Posted by Andrew Smith on July 7, 2009

I’ve just worked out how long it’s been since I posted something here that hadn’t already been published elsewhere (ie, reportage or fresh comment rather than the Table of Contents of the current issue of Clinical Research focus). Things have been a bit manic here in the CRfocus office, with CRfocus and other ICR tasks (mostly related to our website and our 2010 conference) taking priority over blog-only posts. Hopefully, as the summer holiday season gets into full swing, I’ll be able to blog a bit more…
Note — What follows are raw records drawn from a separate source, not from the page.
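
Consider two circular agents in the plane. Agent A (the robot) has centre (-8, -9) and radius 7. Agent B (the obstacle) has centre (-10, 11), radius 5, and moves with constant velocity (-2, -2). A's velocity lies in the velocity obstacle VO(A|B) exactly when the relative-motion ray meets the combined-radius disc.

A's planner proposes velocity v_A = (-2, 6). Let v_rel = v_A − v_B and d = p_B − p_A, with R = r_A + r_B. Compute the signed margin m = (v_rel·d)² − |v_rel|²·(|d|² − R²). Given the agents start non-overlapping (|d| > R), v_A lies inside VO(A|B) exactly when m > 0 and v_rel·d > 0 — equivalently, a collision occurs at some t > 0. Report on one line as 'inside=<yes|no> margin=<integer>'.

d = (-2, 20),  |d|² = 404;  R = 7+5 = 12,  c = 404−12² = 260
v_rel = (0, 8),  |v_rel|² = 64;  v_rel·d = (0)·(-2) + (8)·(20) = 160
64·t² − 320·t + 260 = 0  ⇒  m = 160² − 64·260 = 8960
m = 8960 > 0,  v_rel·d = 160 > 0  ⇒  inside

inside=yes margin=8960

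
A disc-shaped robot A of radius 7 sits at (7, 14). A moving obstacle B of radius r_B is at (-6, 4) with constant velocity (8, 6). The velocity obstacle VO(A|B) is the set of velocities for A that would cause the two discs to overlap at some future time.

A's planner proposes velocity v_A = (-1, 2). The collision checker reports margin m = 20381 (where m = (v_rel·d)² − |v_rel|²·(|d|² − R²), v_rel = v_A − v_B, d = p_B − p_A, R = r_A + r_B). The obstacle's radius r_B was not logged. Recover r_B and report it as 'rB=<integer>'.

m = 20381
d = (-13, -10);  v_rel = (-9, -4),  |v_rel|² = 97
v_rel×d = (-9)·(-10) − (-4)·(-13) = 38
since m = R²·97 − 38²:  R² = (1444 + 20381) / 97 = 225
R = √225 = 15  ⇒  r_B = 15 − 7 = 8

rB=8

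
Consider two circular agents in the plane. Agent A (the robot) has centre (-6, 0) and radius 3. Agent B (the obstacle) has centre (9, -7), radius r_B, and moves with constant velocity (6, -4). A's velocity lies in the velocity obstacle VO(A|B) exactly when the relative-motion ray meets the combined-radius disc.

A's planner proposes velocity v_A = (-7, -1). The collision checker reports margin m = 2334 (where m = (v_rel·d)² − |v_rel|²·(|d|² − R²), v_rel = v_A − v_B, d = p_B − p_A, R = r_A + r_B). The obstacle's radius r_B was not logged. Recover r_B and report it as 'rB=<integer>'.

m = 2334
d = (15, -7);  v_rel = (-13, 3),  |v_rel|² = 178
v_rel×d = (-13)·(-7) − (3)·(15) = 46
since m = R²·178 − 46²:  R² = (2116 + 2334) / 178 = 25
R = √25 = 5  ⇒  r_B = 5 − 3 = 2

rB=2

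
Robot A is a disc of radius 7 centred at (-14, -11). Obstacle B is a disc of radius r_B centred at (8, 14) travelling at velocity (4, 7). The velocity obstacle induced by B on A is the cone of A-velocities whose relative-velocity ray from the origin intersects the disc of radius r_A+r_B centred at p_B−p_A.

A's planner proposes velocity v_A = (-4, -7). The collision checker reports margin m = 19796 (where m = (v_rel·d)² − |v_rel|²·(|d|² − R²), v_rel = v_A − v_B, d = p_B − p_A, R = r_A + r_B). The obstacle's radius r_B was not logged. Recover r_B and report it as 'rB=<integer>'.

m = 19796
d = (22, 25);  v_rel = (-8, -14),  |v_rel|² = 260
v_rel×d = (-8)·(25) − (-14)·(22) = 108
since m = R²·260 − 108²:  R² = (11664 + 19796) / 260 = 121
R = √121 = 11  ⇒  r_B = 11 − 7 = 4

rB=4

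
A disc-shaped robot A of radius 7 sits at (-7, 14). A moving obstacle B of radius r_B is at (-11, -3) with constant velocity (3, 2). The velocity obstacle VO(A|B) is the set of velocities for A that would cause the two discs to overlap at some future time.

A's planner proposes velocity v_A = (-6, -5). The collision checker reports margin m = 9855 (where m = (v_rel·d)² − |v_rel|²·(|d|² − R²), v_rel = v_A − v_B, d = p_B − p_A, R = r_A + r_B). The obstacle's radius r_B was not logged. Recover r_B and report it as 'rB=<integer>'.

m = 9855
d = (-4, -17);  v_rel = (-9, -7),  |v_rel|² = 130
v_rel×d = (-9)·(-17) − (-7)·(-4) = 125
since m = R²·130 − 125²:  R² = (15625 + 9855) / 130 = 196
R = √196 = 14  ⇒  r_B = 14 − 7 = 7

rB=7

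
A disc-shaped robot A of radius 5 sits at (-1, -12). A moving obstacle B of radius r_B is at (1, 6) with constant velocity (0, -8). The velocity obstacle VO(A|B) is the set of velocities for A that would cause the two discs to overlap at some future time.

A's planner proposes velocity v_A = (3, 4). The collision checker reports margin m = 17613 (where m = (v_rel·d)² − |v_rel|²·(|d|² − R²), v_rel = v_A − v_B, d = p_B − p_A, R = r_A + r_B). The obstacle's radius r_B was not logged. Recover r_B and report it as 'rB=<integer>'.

m = 17613
d = (2, 18);  v_rel = (3, 12),  |v_rel|² = 153
v_rel×d = (3)·(18) − (12)·(2) = 30
since m = R²·153 − 30²:  R² = (900 + 17613) / 153 = 121
R = √121 = 11  ⇒  r_B = 11 − 5 = 6

rB=6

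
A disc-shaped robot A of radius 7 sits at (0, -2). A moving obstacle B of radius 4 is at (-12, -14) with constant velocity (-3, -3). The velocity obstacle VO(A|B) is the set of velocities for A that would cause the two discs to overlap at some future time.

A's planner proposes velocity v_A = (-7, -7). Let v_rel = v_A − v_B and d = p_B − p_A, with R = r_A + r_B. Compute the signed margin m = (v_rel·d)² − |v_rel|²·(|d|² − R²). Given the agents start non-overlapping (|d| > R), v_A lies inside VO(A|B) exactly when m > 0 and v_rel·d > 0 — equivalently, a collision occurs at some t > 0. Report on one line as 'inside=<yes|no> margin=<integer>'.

d = (-12, -12),  |d|² = 288;  R = 7+4 = 11,  c = 288−11² = 167
v_rel = (-4, -4),  |v_rel|² = 32;  v_rel·d = (-4)·(-12) + (-4)·(-12) = 96
32·t² − 192·t + 167 = 0  ⇒  m = 96² − 32·167 = 3872
m = 3872 > 0,  v_rel·d = 96 > 0  ⇒  inside

inside=yes margin=3872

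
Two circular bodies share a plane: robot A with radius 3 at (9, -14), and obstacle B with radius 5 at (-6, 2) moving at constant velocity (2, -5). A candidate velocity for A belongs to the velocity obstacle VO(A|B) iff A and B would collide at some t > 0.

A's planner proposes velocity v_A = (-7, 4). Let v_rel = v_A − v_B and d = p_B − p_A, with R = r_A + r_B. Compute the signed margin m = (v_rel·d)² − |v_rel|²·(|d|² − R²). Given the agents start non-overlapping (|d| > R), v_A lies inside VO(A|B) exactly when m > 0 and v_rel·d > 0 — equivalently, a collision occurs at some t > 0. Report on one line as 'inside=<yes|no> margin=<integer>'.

d = (-15, 16),  |d|² = 481;  R = 3+5 = 8,  c = 481−8² = 417
v_rel = (-9, 9),  |v_rel|² = 162;  v_rel·d = (-9)·(-15) + (9)·(16) = 279
162·t² − 558·t + 417 = 0  ⇒  m = 279² − 162·417 = 10287
m = 10287 > 0,  v_rel·d = 279 > 0  ⇒  inside

inside=yes margin=10287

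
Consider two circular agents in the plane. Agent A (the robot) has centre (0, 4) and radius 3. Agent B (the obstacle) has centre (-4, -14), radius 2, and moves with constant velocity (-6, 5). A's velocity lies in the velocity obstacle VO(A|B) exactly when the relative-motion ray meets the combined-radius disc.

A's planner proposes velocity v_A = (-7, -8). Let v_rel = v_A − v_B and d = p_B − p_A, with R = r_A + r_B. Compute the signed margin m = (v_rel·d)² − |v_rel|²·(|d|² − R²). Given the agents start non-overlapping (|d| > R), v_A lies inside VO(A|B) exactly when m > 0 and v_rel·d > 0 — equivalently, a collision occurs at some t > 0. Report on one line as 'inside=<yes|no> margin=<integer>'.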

Ironically, today’s the day when I really would have preferred to reporting from Brussels on the EFGCP’s latest workshop, building on the ICREL workshop in December 2008 to discuss possible routes towards a single clinical trial application for multinational clinical studies. This could be of huge benefit to the efficiency of setting up large-scale clinical trials in Europe, and some of the contenders (eg, the “Voluntary Harmonisation Procedure” currently being piloted by the Clinical Trials Facilitation Group (CTFG) of the Heads of Medical Agencies) are very exciting indeed.

Unfortunately, my schedule is such that I couldn’t make it there without some incredibly long-winded travel plans that would have doubtless resulted in substandard reporting anyway…

I’m very supportive of this event, and this project overall. While I’m not able to report on it first-hand, I’m hoping to publish a brief report from someone else who is there today, and possibly arrange an interview or two with key participants over the coming weeks. This is too important a project not to do everything we can to engage everyone in the process.